Une porte entrouverte
Bouton de sonnette des "Films du Losange", la porte de l’immeuble s’ouvre. Je monte les escaliers et vois, au deuxième étage, une porte entrouverte, dépourvue d’informations. Je frappe. Pas de réponse. Je recommence. Toujours rien. J’entre, la pièce est vide. Je frappe à la porte suivante. Pas de réponse. J’entre et découvre un espace monacal : une table, une chaise, une machine à écrire et un homme : Éric Rohmer. Je tente de lui expliquer, la porte entrouverte, etc. mais il bondit, ne veut rien entendre et m’expulse, furieux, en colère. Quelques étages plus haut, dans les bureaux des Films du Losange, j’explique l’incident et vois mon interlocutrice devenir blême, catastrophée. On m’installe dans un petit bureau où j’attends patiemment dans mes petits souliers. Éric Rohmer finit par y entrer, le visage fermé. Je tente quelques questions qui restent sans réponse. On ne va pas y arriver. Prenant l’incident à ma charge, m’excusant d’être entré dans son intimité, je lui propose d’arrêter à moins qu’il m’accorde une seconde chance.
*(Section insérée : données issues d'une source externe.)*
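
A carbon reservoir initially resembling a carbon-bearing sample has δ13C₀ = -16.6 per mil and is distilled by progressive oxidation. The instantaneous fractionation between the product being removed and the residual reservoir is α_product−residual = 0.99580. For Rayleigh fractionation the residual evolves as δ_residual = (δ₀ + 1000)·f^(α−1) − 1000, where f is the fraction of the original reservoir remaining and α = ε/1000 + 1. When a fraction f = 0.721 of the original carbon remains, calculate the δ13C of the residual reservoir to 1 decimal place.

Rayleigh residual: δ_res = (δ₀ + 1000)·f^(α−1) − 1000
α − 1 = -0.00420
f^(α−1) = 0.721^(-0.00420) = 1.001375
δ_res = (-16.6 + 1000) × 1.001375 − 1000 = 984.752 − 1000 = -15.25 per mil

-15.2 per mil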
Le moment est suspendu, figé, gelé, glacial. Et on reprend pour une heure inoubliable au cours de laquelle il expliquera notamment pourquoi son œuvre est organisée en cycles.
"Pour deux raisons. La première, c’est pour fidéliser le public. La seconde, c’est une source d’inspiration. Car l’inspiration peut naître d’une contrainte. Moi, je préfère compter sur la fidélité d’un public plutôt que sur l’impact de tel ou tel film. C’est l’esprit même de la politique des auteurs. Un auteur, c’est quelqu’un qui imprime sa personnalité à un film. On va voir un film de Bergman, sans prêter attention aux acteurs. En intégrant les films dans une série, en faisant des films à suivre, le spectateur sait ce qui l’attend. Il n’y a pas de tromperie sur la marchandise. La ligne est définie. Quand un auteur poursuit son œuvre, parfois il est suivi, à d’autres moments il l’est moins, le public est de toute façon insaisissable. Quand un film plaît, le suivant plaît beaucoup moins ; ça monte et ça descend. L’important, pour moi, c’est que cette courbe ne monte pas très haut et ne descende pas très bas. Cela m’ennuierait beaucoup d’avoir de très grands succès. En plus, cela ne m’intéresse en aucune façon car, d’un point de vue financier, je n’en ai pas besoin ; mes films sont bon marché."